William Vincent Fitzgerald (21 July 1867 – 6 August 1929) was an Australian botanist. He described five genera and about 210 species of plants from Western Australia, including 33 Acacia and several Eucalyptus species. He also collected for other botanists such as Ferdinand von Mueller and Joseph Maiden, and was known through his work on orchids. Eucalyptus fitzgeraldii was named for him by William Blakely.

Fitzgerald was born on the goldfields in north-eastern Tasmania and at the age of 16 was training for a career in mining, but by the time he was in his early 20s he was corresponding with, and sending plant specimens to Mueller. In 1903 he was a member of Western Australian Royal Commission on Forests, and the following year chairman of the Forests Advisory Board of Western Australia. In that year he described 23 Acacia species, mostly from the south-west of Western Australia, in the first edition of Journal of the West Australian Natural History Society (which later became the Journal of the Royal Society of Western Australia).

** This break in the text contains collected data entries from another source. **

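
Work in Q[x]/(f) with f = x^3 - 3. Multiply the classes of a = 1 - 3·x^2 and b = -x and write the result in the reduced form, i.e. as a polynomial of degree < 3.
First multiply in Q[x] without reducing: a · b = 3·x^3 - x. Now divide by f(x) = x^3 - 3, eliminating the leading term at each step:
  leading term 3·x^3: subtract (3)·f(x) = 3·x^3 - 9, leaving 9 - x
The degree is now < 3, so this is the remainder. Hence a · b ≡ 9 - x in Q[x]/(f).

Final answer: a · b ≡ 9 - x (mod f(x))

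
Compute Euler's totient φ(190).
φ is multiplicative, with φ(p^e) = p^e − p^(e−1). Factorise 190 = 2 · 5 · 19. Then
  φ(190) = (2 − 1) · (5 − 1) · (19 − 1) = 1 · 4 · 18 = 72.

Final answer: φ(190) = 72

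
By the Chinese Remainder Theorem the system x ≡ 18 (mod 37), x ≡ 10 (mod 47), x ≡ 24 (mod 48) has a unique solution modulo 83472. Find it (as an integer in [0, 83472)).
The moduli 37, 47, 48 are pairwise coprime, so by the CRT there is a unique solution mod 37·47·48 = 83472.
Solve by successive substitution. Start with x ≡ 18 (mod 37).
  Combine with x ≡ 10 (mod 47): write x = 18 + 37·t and require 18 + 37·t ≡ 10 (mod 47), i.e. 37·t ≡ 10 − 18 ≡ 39 (mod 47). Since 37^(−1) ≡ 14 (mod 47), t ≡ 14·39 ≡ 29 (mod 47). So x ≡ 18 + 37·29 = 1091 (mod 1739).
  Combine with x ≡ 24 (mod 48): write x = 1091 + 1739·t and require 1091 + 1739·t ≡ 24 (mod 48), i.e. 1739·t ≡ 24 − 1091 ≡ 37 (mod 48). Since 1739^(−1) ≡ 35 (mod 48) (1739 ≡ 11 (mod 48)), t ≡ 35·37 ≡ 47 (mod 48). So x ≡ 1091 + 1739·47 = 82824 (mod 83472).
Unique solution in [0, 83472): x = 82824.

Final answer: x ≡ 82824 (mod 83472); the representative in [0, 83472) is 82824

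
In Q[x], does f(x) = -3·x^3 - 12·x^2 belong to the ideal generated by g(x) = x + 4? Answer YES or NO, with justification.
In Q[x] the ideal (g) consists of all multiples of g, so f ∈ (g) iff g | f, i.e. iff the remainder of f on division by g is 0. Divide f by g (g is monic, so eliminate the leading term of the running remainder at each step):
  leading term -3·x^3: subtract (-3·x^2)·g(x) = -3·x^3 - 12·x^2, leaving 0
The remainder is 0, so f(x) = g(x) · h(x) with h(x) = -3·x^2. Hence g | f, i.e. f ∈ (g).

Final answer: YES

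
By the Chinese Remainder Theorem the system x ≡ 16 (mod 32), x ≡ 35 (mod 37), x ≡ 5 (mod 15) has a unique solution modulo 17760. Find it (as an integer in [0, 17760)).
x ≡ 3920 (mod 17760); the representative in [0, 17760) is 3920

The moduli 32, 37, 15 are pairwise coprime, so by the CRT there is a unique solution mod 32·37·15 = 17760.
Solve by successive substitution. Start with x ≡ 16 (mod 32).
  Combine with x ≡ 35 (mod 37): write x = 16 + 32·t and require 16 + 32·t ≡ 35 (mod 37), i.e. 32·t ≡ 35 − 16 ≡ 19 (mod 37). Since 32^(−1) ≡ 22 (mod 37), t ≡ 22·19 ≡ 11 (mod 37). So x ≡ 16 + 32·11 = 368 (mod 1184).
  Combine with x ≡ 5 (mod 15): write x = 368 + 1184·t and require 368 + 1184·t ≡ 5 (mod 15), i.e. 1184·t ≡ 5 − 368 ≡ 12 (mod 15). Since 1184^(−1) ≡ 14 (mod 15) (1184 ≡ 14 (mod 15)), t ≡ 14·12 ≡ 3 (mod 15). So x ≡ 368 + 1184·3 = 3920 (mod 17760).
Unique solution in [0, 17760): x = 3920.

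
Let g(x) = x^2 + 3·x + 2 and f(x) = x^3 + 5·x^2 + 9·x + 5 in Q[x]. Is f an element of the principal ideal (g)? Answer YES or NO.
In Q[x] the ideal (g) consists of all multiples of g, so f ∈ (g) iff g | f, i.e. iff the remainder of f on division by g is 0. Divide f by g (g is monic, so eliminate the leading term of the running remainder at each step):
  leading term x^3: subtract (x)·g(x) = x^3 + 3·x^2 + 2·x, leaving 2·x^2 + 7·x + 5
  leading term 2·x^2: subtract (2)·g(x) = 2·x^2 + 6·x + 4, leaving x + 1
The remainder r(x) = x + 1 ≠ 0 (and deg r < deg g), so g ∤ f, i.e. f ∉ (g).

Final answer: NO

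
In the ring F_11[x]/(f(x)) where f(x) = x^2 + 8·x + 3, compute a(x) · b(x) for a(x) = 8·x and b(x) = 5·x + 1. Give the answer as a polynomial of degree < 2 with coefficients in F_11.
a · b ≡ 7·x + 1 (mod f(x))

Multiply as integer polynomials: a · b = 40·x^2 + 8·x. Reducing coefficients mod 11: a · b ≡ 7·x^2 + 8·x. Now divide by f(x) = x^2 + 8·x + 3 in F_11[x], eliminating the leading term at each step:
  leading term 7·x^2: subtract (7)·f(x) = 7·x^2 + x + 10, leaving 7·x + 1 (coefficients mod 11)
The degree is now < 2, so this is the remainder. Hence a · b ≡ 7·x + 1 in F_11[x]/(f).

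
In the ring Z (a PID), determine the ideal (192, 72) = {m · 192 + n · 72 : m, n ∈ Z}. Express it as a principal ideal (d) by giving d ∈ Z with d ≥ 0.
In the PID Z, (a, b) is generated by gcd(a, b). Compute gcd(192, 72) with the extended Euclidean algorithm, tracking rows (r, s, t) with s·192 + t·72 = r:
  row A: (192, 1, 0)   [1·192 + 0·72 = 192]
  row B: (72, 0, 1)   [0·192 + 1·72 = 72]
  192 = 2·72 + 48   → row C = row A − 2·row B = (48, 1, −2)   [check: 1·192 − 2·72 = 48]
  72 = 1·48 + 24   → row D = row B − 1·row C = (24, −1, 3)   [check: −1·192 + 3·72 = 24]
  48 = 2·24 + 0   → remainder 0, stop. gcd = 24 (last nonzero row D).
So gcd(192, 72) = 24, with Bézout identity −1·192 + 3·72 = 24. Containment (⊇): the Bézout identity exhibits 24 as an element of (192, 72), giving (24) ⊆ (192, 72). Containment (⊆): since 24 | 192 and 24 | 72 (192 = 24·8, 72 = 24·3), every Z-linear combination of 192 and 72 is divisible by 24, so (192, 72) ⊆ (24). Therefore (192, 72) = (24), d = 24.

Final answer: (192, 72) = (24); d = 24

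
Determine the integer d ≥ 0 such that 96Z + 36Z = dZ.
(96, 36) = (12); d = 12

In the PID Z, (a, b) is generated by gcd(a, b). Compute gcd(96, 36) with the extended Euclidean algorithm, tracking rows (r, s, t) with s·96 + t·36 = r:
  row A: (96, 1, 0)   [1·96 + 0·36 = 96]
  row B: (36, 0, 1)   [0·96 + 1·36 = 36]
  96 = 2·36 + 24   → row C = row A − 2·row B = (24, 1, −2)   [check: 1·96 − 2·36 = 24]
  36 = 1·24 + 12   → row D = row B − 1·row C = (12, −1, 3)   [check: −1·96 + 3·36 = 12]
  24 = 2·12 + 0   → remainder 0, stop. gcd = 12 (last nonzero row D).
So gcd(96, 36) = 12, with Bézout identity −1·96 + 3·36 = 12. Containment (⊇): the Bézout identity exhibits 12 as an element of (96, 36), giving (12) ⊆ (96, 36). Containment (⊆): since 12 | 96 and 12 | 36 (96 = 12·8, 36 = 12·3), every Z-linear combination of 96 and 36 is divisible by 12, so (96, 36) ⊆ (12). Therefore (96, 36) = (12), d = 12.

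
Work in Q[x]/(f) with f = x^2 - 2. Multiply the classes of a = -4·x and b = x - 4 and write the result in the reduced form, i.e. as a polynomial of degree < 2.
First multiply in Q[x] without reducing: a · b = -4·x^2 + 16·x. Now divide by f(x) = x^2 - 2, eliminating the leading term at each step:
  leading term -4·x^2: subtract (-4)·f(x) = 8 - 4·x^2, leaving 16·x - 8
The degree is now < 2, so this is the remainder. Hence a · b ≡ 16·x - 8 in Q[x]/(f).

Final answer: a · b ≡ 16·x - 8 (mod f(x))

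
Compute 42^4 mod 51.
Use repeated squaring. Binary(4) = 100. Walk through the bits of the exponent 4 left-to-right: at each bit after the leading one, square the running value, then multiply by 42 if the bit is 1 (always reducing mod 51):
  bit 1 = 1 (leading): start with 42.
  bit 2 = 0: square 42^2 = 1764 ≡ 30 (mod 51).
  bit 3 = 0: square 30^2 = 900 ≡ 33 (mod 51).
Final value: 42^4 ≡ 33 (mod 51).

Final answer: 33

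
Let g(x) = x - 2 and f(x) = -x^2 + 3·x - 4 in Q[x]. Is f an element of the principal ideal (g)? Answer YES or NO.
In Q[x] the ideal (g) consists of all multiples of g, so f ∈ (g) iff g | f, i.e. iff the remainder of f on division by g is 0. Divide f by g (g is monic, so eliminate the leading term of the running remainder at each step):
  leading term -x^2: subtract (-x)·g(x) = -x^2 + 2·x, leaving x - 4
  leading term x: subtract (1)·g(x) = x - 2, leaving -2
The remainder r(x) = -2 ≠ 0 (and deg r < deg g), so g ∤ f, i.e. f ∉ (g).

Final answer: NO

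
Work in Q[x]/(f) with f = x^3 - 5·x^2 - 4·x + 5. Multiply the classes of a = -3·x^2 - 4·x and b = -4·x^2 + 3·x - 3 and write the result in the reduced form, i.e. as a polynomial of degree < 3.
First multiply in Q[x] without reducing: a · b = 12·x^4 + 7·x^3 - 3·x^2 + 12·x. Now divide by f(x) = x^3 - 5·x^2 - 4·x + 5, eliminating the leading term at each step:
  leading term 12·x^4: subtract (12·x)·f(x) = 12·x^4 - 60·x^3 - 48·x^2 + 60·x, leaving 67·x^3 + 45·x^2 - 48·x
  leading term 67·x^3: subtract (67)·f(x) = 67·x^3 - 335·x^2 - 268·x + 335, leaving 380·x^2 + 220·x - 335
The degree is now < 3, so this is the remainder. Hence a · b ≡ 380·x^2 + 220·x - 335 in Q[x]/(f).

Final answer: a · b ≡ 380·x^2 + 220·x - 335 (mod f(x))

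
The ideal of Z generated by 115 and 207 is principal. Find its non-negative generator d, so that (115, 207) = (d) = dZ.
In the PID Z, (a, b) is generated by gcd(a, b). Compute gcd(207, 115) with the extended Euclidean algorithm, tracking rows (r, s, t) with s·207 + t·115 = r:
  row A: (207, 1, 0)   [1·207 + 0·115 = 207]
  row B: (115, 0, 1)   [0·207 + 1·115 = 115]
  207 = 1·115 + 92   → row C = row A − 1·row B = (92, 1, −1)   [check: 1·207 − 1·115 = 92]
  115 = 1·92 + 23   → row D = row B − 1·row C = (23, −1, 2)   [check: −1·207 + 2·115 = 23]
  92 = 4·23 + 0   → remainder 0, stop. gcd = 23 (last nonzero row D).
So gcd(115, 207) = 23, with Bézout identity −1·207 + 2·115 = 23. Containment (⊇): the Bézout identity exhibits 23 as an element of (115, 207), giving (23) ⊆ (115, 207). Containment (⊆): since 23 | 115 and 23 | 207 (115 = 23·5, 207 = 23·9), every Z-linear combination of 115 and 207 is divisible by 23, so (115, 207) ⊆ (23). Therefore (115, 207) = (23), d = 23.

Final answer: (115, 207) = (23); d = 23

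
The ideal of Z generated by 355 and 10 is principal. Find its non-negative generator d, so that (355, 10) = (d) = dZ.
(355, 10) = (5); d = 5

In the PID Z, (a, b) is generated by gcd(a, b). Compute gcd(355, 10) with the extended Euclidean algorithm, tracking rows (r, s, t) with s·355 + t·10 = r:
  row A: (355, 1, 0)   [1·355 + 0·10 = 355]
  row B: (10, 0, 1)   [0·355 + 1·10 = 10]
  355 = 35·10 + 5   → row C = row A − 35·row B = (5, 1, −35)   [check: 1·355 − 35·10 = 5]
  10 = 2·5 + 0   → remainder 0, stop. gcd = 5 (last nonzero row C).
So gcd(355, 10) = 5, with Bézout identity 1·355 − 35·10 = 5. Containment (⊇): the Bézout identity exhibits 5 as an element of (355, 10), giving (5) ⊆ (355, 10). Containment (⊆): since 5 | 355 and 5 | 10 (355 = 5·71, 10 = 5·2), every Z-linear combination of 355 and 10 is divisible by 5, so (355, 10) ⊆ (5). Therefore (355, 10) = (5), d = 5.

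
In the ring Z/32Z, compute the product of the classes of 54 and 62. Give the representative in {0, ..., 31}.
20

Reduce the factors first: 54 ≡ 22, 62 ≡ 30 (mod 32), so 54 · 62 ≡ 22 · 30 (mod 32). 22 · 30 = 660. Dividing by 32: 660 = 20·32 + 20. So (54 · 62) mod 32 = 20.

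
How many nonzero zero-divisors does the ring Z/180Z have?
Z/180Z has 131 nonzero zero-divisors

In Z/180Z each nonzero element is either a unit (gcd with 180 is 1) or a zero-divisor (gcd > 1). The number of units is φ(180): factorise 180 = 2^2 · 3^2 · 5, so φ(180) = (2^2 − 2^1) · (3^2 − 3^1) · (5 − 1) = 2 · 6 · 4 = 48. The nonzero elements number 180 − 1 = 179. Hence the nonzero zero-divisors number 179 − 48 = 131.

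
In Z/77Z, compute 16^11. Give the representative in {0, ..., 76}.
Use repeated squaring. Binary(11) = 1011. Walk through the bits of the exponent 11 left-to-right: at each bit after the leading one, square the running value, then multiply by 16 if the bit is 1 (always reducing mod 77):
  bit 1 = 1 (leading): start with 16.
  bit 2 = 0: square 16^2 = 256 ≡ 25 (mod 77).
  bit 3 = 1: square 25^2 = 625 ≡ 9; bit is 1, so multiply 9·16 = 144 ≡ 67 (mod 77).
  bit 4 = 1: square 67^2 = 4489 ≡ 23; bit is 1, so multiply 23·16 = 368 ≡ 60 (mod 77).
Final value: 16^11 ≡ 60 (mod 77).

Final answer: 60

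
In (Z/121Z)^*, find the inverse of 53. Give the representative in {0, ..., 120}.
53^(−1) ≡ 16 (mod 121)

Apply the extended Euclidean algorithm to (121, 53), tracking rows (r, s, t) with s·121 + t·53 = r. Each division r_prev = q·r_cur + r_new produces the new row as (previous row) − q·(current row):
  row A: (121, 1, 0)   [1·121 + 0·53 = 121]
  row B: (53, 0, 1)   [0·121 + 1·53 = 53]
  121 = 2·53 + 15   → row C = row A − 2·row B = (15, 1, −2)   [check: 1·121 − 2·53 = 15]
  53 = 3·15 + 8   → row D = row B − 3·row C = (8, −3, 7)   [check: −3·121 + 7·53 = 8]
  15 = 1·8 + 7   → row E = row C − 1·row D = (7, 4, −9)   [check: 4·121 − 9·53 = 7]
  8 = 1·7 + 1   → row F = row D − 1·row E = (1, −7, 16)   [check: −7·121 + 16·53 = 1]
  7 = 7·1 + 0   → remainder 0, stop. gcd = 1 (last nonzero row F).
The gcd is 1, so 53 is invertible mod 121. The last nonzero row gives −7·121 + 16·53 = 1, so t = 16. So 53^(−1) ≡ 16 (mod 121). Verify: 53 · 16 = 848 ≡ 1 (mod 121). ✓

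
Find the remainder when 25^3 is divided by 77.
71

Use repeated squaring. Binary(3) = 11. Walk through the bits of the exponent 3 left-to-right: at each bit after the leading one, square the running value, then multiply by 25 if the bit is 1 (always reducing mod 77):
  bit 1 = 1 (leading): start with 25.
  bit 2 = 1: square 25^2 = 625 ≡ 9; bit is 1, so multiply 9·25 = 225 ≡ 71 (mod 77).
Final value: 25^3 ≡ 71 (mod 77).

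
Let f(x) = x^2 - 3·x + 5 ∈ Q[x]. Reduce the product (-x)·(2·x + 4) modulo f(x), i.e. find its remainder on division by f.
First multiply in Q[x] without reducing: a · b = -2·x^2 - 4·x. Now divide by f(x) = x^2 - 3·x + 5, eliminating the leading term at each step:
  leading term -2·x^2: subtract (-2)·f(x) = -2·x^2 + 6·x - 10, leaving 10 - 10·x
The degree is now < 2, so this is the remainder. Hence a · b ≡ 10 - 10·x in Q[x]/(f).

Final answer: a · b ≡ 10 - 10·x (mod f(x))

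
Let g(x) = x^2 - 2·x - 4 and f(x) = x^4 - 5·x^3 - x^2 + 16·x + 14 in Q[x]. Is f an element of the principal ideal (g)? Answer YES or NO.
NO

In Q[x] the ideal (g) consists of all multiples of g, so f ∈ (g) iff g | f, i.e. iff the remainder of f on division by g is 0. Divide f by g (g is monic, so eliminate the leading term of the running remainder at each step):
  leading term x^4: subtract (x^2)·g(x) = x^4 - 2·x^3 - 4·x^2, leaving -3·x^3 + 3·x^2 + 16·x + 14
  leading term -3·x^3: subtract (-3·x)·g(x) = -3·x^3 + 6·x^2 + 12·x, leaving -3·x^2 + 4·x + 14
  leading term -3·x^2: subtract (-3)·g(x) = -3·x^2 + 6·x + 12, leaving 2 - 2·x
The remainder r(x) = 2 - 2·x ≠ 0 (and deg r < deg g), so g ∤ f, i.e. f ∉ (g).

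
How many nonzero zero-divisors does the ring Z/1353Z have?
In Z/1353Z each nonzero element is either a unit (gcd with 1353 is 1) or a zero-divisor (gcd > 1). The number of units is φ(1353): factorise 1353 = 3 · 11 · 41, so φ(1353) = (3 − 1) · (11 − 1) · (41 − 1) = 2 · 10 · 40 = 800. The nonzero elements number 1353 − 1 = 1352. Hence the nonzero zero-divisors number 1352 − 800 = 552.

Final answer: Z/1353Z has 552 nonzero zero-divisors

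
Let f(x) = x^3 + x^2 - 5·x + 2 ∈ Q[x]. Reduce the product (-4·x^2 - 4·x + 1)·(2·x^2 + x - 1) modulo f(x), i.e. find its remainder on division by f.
First multiply in Q[x] without reducing: a · b = -8·x^4 - 12·x^3 + 2·x^2 + 5·x - 1. Now divide by f(x) = x^3 + x^2 - 5·x + 2, eliminating the leading term at each step:
  leading term -8·x^4: subtract (-8·x)·f(x) = -8·x^4 - 8·x^3 + 40·x^2 - 16·x, leaving -4·x^3 - 38·x^2 + 21·x - 1
  leading term -4·x^3: subtract (-4)·f(x) = -4·x^3 - 4·x^2 + 20·x - 8, leaving -34·x^2 + x + 7
The degree is now < 3, so this is the remainder. Hence a · b ≡ -34·x^2 + x + 7 in Q[x]/(f).

Final answer: a · b ≡ -34·x^2 + x + 7 (mod f(x))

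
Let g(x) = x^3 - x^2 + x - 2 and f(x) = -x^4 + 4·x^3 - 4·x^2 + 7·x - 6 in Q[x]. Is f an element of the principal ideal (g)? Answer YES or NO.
NO

In Q[x] the ideal (g) consists of all multiples of g, so f ∈ (g) iff g | f, i.e. iff the remainder of f on division by g is 0. Divide f by g (g is monic, so eliminate the leading term of the running remainder at each step):
  leading term -x^4: subtract (-x)·g(x) = -x^4 + x^3 - x^2 + 2·x, leaving 3·x^3 - 3·x^2 + 5·x - 6
  leading term 3·x^3: subtract (3)·g(x) = 3·x^3 - 3·x^2 + 3·x - 6, leaving 2·x
The remainder r(x) = 2·x ≠ 0 (and deg r < deg g), so g ∤ f, i.e. f ∉ (g).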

In 1905 he was appointed to the Department of Lands and Surveys as naturalist to the trigonometrical survey expedition to the Kimberley region and in the following year he was sent by the Minister of Lands to survey the potential for arable lands in the Kimberley. In 1912 he described in Journal of Botany six new south-west Western Australian species of Acacia discovered on these expeditions and three more in 1917.

The species named by him include Acacia acuaria, Acacia andrewsii, Acacia cliftoniana, Melaleuca argentea, Eucalyptus accedens and Eucalyptus argillacea.

He died near the Daru River whilst exploring the Bismarck Range in the central highlands of Papua New Guinea.